Azure / azure-monitor-baseline-alerts

Azure Monitor Baseline Alerts
MIT License
135 stars 200 forks source link

[Bug]: Deploy VNetG ExpressRoute CPU Utilization Alert remediation fails #278

Open Greg-Court opened 1 month ago

Greg-Court commented 1 month ago

Check for previous/existing GitHub issues

Description

In the initiative "Deploy Azure Monitor Baseline Alerts for Connectivity", all resources remediate successfully apart from "Deploy VNetG ExpressRoute CPU Utilization Alert", details below:

image

image

Related events:

Deployment creation for policy definition '/providers/Microsoft.Management/managementGroups/es/providers/Microsoft.Authorization/policyDefinitions/Deploy_VnetGw_ExpressRouteCpuUtil_Alert' and assignment '/providers/Microsoft.Management/managementGroups/es-connectivity/providers/Microsoft.Authorization/policyAssignments/Deploy-AMBA-Connectivity' and deployment '/subscriptions/19093fe6-adc6-4d4a-a0b8-58cdcaacdf37/resourceGroups/lz-rg-hub-con-uks-01/providers/Microsoft.Resources/deployments/PolicyDeployment_1915490346730452944' was unsuccessful.

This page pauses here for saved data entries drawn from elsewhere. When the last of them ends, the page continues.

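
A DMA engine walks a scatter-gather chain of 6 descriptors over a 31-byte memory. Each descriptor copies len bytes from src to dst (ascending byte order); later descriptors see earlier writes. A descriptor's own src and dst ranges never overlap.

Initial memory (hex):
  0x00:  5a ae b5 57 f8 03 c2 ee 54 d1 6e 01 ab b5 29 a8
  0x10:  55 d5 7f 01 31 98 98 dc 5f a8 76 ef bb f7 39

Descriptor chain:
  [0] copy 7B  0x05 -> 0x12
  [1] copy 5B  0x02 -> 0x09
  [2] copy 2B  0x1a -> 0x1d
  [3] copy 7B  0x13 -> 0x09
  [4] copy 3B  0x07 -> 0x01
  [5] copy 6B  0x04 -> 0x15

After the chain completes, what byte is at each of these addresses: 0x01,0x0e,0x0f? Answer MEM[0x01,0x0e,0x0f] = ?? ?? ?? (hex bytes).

MEM[0x01,0x0e,0x0f] = ee 01 a8

[0] 0x05->0x12 len=7 : 03 c2 ee 54 d1 6e 01
[1] 0x02->0x09 len=5 : b5 57 f8 03 c2
[2] 0x1a->0x1d len=2 : 76 ef
[3] 0x13->0x09 len=7 : c2 ee 54 d1 6e 01 a8
[4] 0x07->0x01 len=3 : ee 54 c2
[5] 0x04->0x15 len=6 : f8 03 c2 ee 54 c2
query mem[0x01]=0xee, mem[0x0e]=0x01, mem[0x0f]=0xa8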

Compliance reason (details)

Compliance state Non-compliant

Last evaluated 15/07/2024, 10:15:06 BST

Definition version (preview) 1.0.0

Initiative version (preview) 1.0.0

Non-compliance message Alerting must be deployed to Azure services.

Reason for non-compliance

No related resources match the effect details in the policy definition. Existence condition

Type Microsoft.Insights/metricAlerts

Last evaluated resource (out of 15) /subscriptions/19093fe6-adc6-4d4a-a0b8-58cdcaacdf37/resourcegroups/lz-rg-hub-con-uks-01/providers/Microsoft.Insights/metricAlerts/lz-vnet-hub-con-uks-01-DDOSAttackAlert

Reason for non-compliance Current value must be equal to the target value.

Field Microsoft.Insights/metricAlerts/criteria.Microsoft-Azure-Monitor-SingleResourceMultipleMetricCriteria.allOf[*].metricNamespace

Path properties.criteria.allOf[*].metricNamespace

Current value "Microsoft.Network/virtualNetworks"

Target value "Microsoft.Network/virtualNetworkGateways"

Brunoga-MS commented 1 month ago

Hello @Greg-Court , thanks for your issue. We will investigate the issue and let you know.

@arjenhuitema , could you please take a look?

Thanks, Bruno.

arjenhuitema commented 1 month ago

Hi @Greg-Court,

Thanks for reporting this issue. I’m looking into it and will get back to you.

Noticed your post on the ALZ repo; just to double-check, did you set it up using the ALZ portal accelerator?

Greg-Court commented 1 month ago

Hey, thanks for looking into this, the landing zone itself was deployed via the terraform caf enterprise scale module, and the azure monitor baseline alerts were deployed via the CLI using the following command:

az deployment mg create --name "amba-GeneralDeployment" --template-uri  https://raw.githubusercontent.com/Greg-Court/azure-monitor-baseline-alerts/main/patterns/alz/alzArm.json --location "uksouth" --management-group-id "_redacted_" --parameters ./alzArm.param.json

A fork of the latest version of the AMBA repo was used.

Please don't hesitate to ask more questions, happy to provide any information that might help resolve the issue.

Greg-Court commented 1 month ago

The ExpressRoute Gateway was deployed via the caf terraform enterprise scale module, using the following config:

            virtual_network_gateway = {
              enabled = true
              config = {
                address_prefix           = "10.94.0.64/26"
                gateway_sku_expressroute = "Standard"
                gateway_sku_vpn          = "VpnGw1AZ"
              }
              tags = var.default_tags
            }
arjenhuitema commented 1 month ago

Hi @Greg-Court,

Found the issue and the fix is now in our dev branch. Please see: Deploy-VNETG-ERGCPUUtilization-Alert.json

The root of the issue was that the severity parameter wasn't fully specified in the deployment settings.

I'll post an update when we plan to merge these updates into the main branch.